Quand les jeunes Canadiens-français, ayant par l’application des sciences à l’industrie, mis en valeur les richesses de leur pays, iront à l’étranger occuper des chaires dans les universités, y étendre leur commerce, y diriger des industries, nous applaudirons à cette émigration, car ils rempliront ainsi un noble devoir, celui de répandre au loin les lumières et la richesse. Mais quelle chose déplorable que cette autre émigration de ces masses de malheureux qui abdiquent leur qualité d’hommes libres pour devenir des ilotes dans les villes manufacturières des États-Unis ! Nous les avons vus ces pauvres déclassés voués à jamais à un joug toujours humiliant s’ils comparent leur condition présente à celle qu’ils occupaient, disputant trop souvent le pain amer de la servitude aux Italiens, aux Polonais, au rebut de l’Europe. Songe-t-on assez à l’horreur d’une telle plaie et à la gravité du mal qu’il décèle. Ces malheureux se sentent dégradés, cela est certain. Quelques-uns cherchent à perdre leur identité en changeant de nom. De tels faits parlent plus haut que tous les raisonnements.

Aujourd’hui le mal est moins grand. L’amélioration de l’agriculture a enrayé l’émigration. Mais la guérison n’est pas radicale. Ce n’est qu’un soulagement temporaire, car l’agriculture n’est plus le besoin exclusif de notre peuple. Aussi longtemps que toutes les autres sources de notre richesse publique demeureront pratiquement inexploitées, aussi longtemps que la masse de notre jeunesse, en dehors des classes agricoles, restera sans horizons et sans carrière, il continuera d’exister un danger social qu’il est bien difficile d’exagérer.

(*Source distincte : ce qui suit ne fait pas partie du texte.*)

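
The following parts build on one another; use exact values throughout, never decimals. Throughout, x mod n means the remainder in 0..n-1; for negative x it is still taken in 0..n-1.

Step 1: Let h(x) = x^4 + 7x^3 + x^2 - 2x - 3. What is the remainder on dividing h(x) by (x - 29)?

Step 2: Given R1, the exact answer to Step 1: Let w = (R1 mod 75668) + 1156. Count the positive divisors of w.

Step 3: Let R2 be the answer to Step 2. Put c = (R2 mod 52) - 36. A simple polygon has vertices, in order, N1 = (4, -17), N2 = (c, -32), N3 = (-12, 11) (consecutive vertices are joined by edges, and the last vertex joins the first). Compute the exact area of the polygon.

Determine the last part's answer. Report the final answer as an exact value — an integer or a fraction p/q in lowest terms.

Step 1: remainder = value at the root: 1*(29)^4 + 7*(29)^3 + 1*(29)^2 - 2*(29)^1 - 3 = (707281) + (170723) + (841) + (-58) + (-3) = 878784; answer 878784
Step 2: R1 = 878784; w = 47592; 47592 = 2^3 * 3^2 * 661; number of divisors = (3+1) * (2+1) * (1+1) = 24; answer 24
Step 3: R2 = 24; c = -12; cross terms: (4*-32 - -12*-17)=-332, (-12*11 - -12*-32)=-516, (-12*-17 - 4*11)=160; twice the area = |-688| = 688; area = 344; answer 344

344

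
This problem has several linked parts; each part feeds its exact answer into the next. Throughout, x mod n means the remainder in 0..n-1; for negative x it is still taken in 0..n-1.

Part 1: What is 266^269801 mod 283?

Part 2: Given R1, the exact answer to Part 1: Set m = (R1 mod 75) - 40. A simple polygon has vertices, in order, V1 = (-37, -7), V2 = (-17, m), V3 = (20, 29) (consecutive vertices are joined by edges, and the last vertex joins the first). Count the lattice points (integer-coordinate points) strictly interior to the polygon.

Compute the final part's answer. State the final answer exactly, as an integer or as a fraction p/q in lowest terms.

Part 1: squarings mod 283: 266^1=266, 266^2=6, 266^4=36, 266^8=164, 266^16=11, 266^32=121, 266^64=208, 266^128=248, 266^256=93, 266^512=159, 266^1024=94, 266^2048=63, 266^4096=7, 266^8192=49, 266^16384=137, 266^32768=91, 266^65536=74, 266^131072=99, 266^262144=179; 266^269801 = 266^1 * 266^8 * 266^32 * 266^64 * 266^128 * 266^256 * 266^1024 * 266^2048 * 266^4096 * 266^262144 = 130 (mod 283); answer 130
Part 2: R1 = 130; m = 15; cross terms: (-37*15 - -17*-7)=-674, (-17*29 - 20*15)=-793, (20*-7 - -37*29)=933; twice the area = |-534| = 534; area = 267; boundary points = 2 + 1 + 3 = 6; strictly interior points = area - boundary/2 + 1 = 265; answer 265

265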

Cherchons donc ce vice fondamental qui énerve les Canadiens-français en les appauvrissant, qui fait qu’ils manquent d’initiative et d’hommes spéciaux, qui fait dire aux étrangers qui les observent qu’ils « font peu de progrès dans quelque direction que ce soit, mais que cela ne les inquiète aucunement. » Reproche injuste, nous le reconnaissons, car s’il est malheureusement vrai que nos progrès sont lents, cependant nous progressons, et de cette lenteur nos compatriotes souffrent bien cruellement. Mais enfin il reste avéré qu’un tel reproche est possible. N’oublions pas enfin que les peuples peuvent dégénérer et que le génie national, une fois perdu, se retrouve bien difficilement, témoin, les Égyptiens témoin, les Grecs, sans parler des exemples modernes ; grands peuples d’autrefois dont nous contemplons la ruine avec tristesse, qui, dans leur abaissement, ont perdu jusqu’au sentiment de leur dignité et au souvenir de leur antique gloire.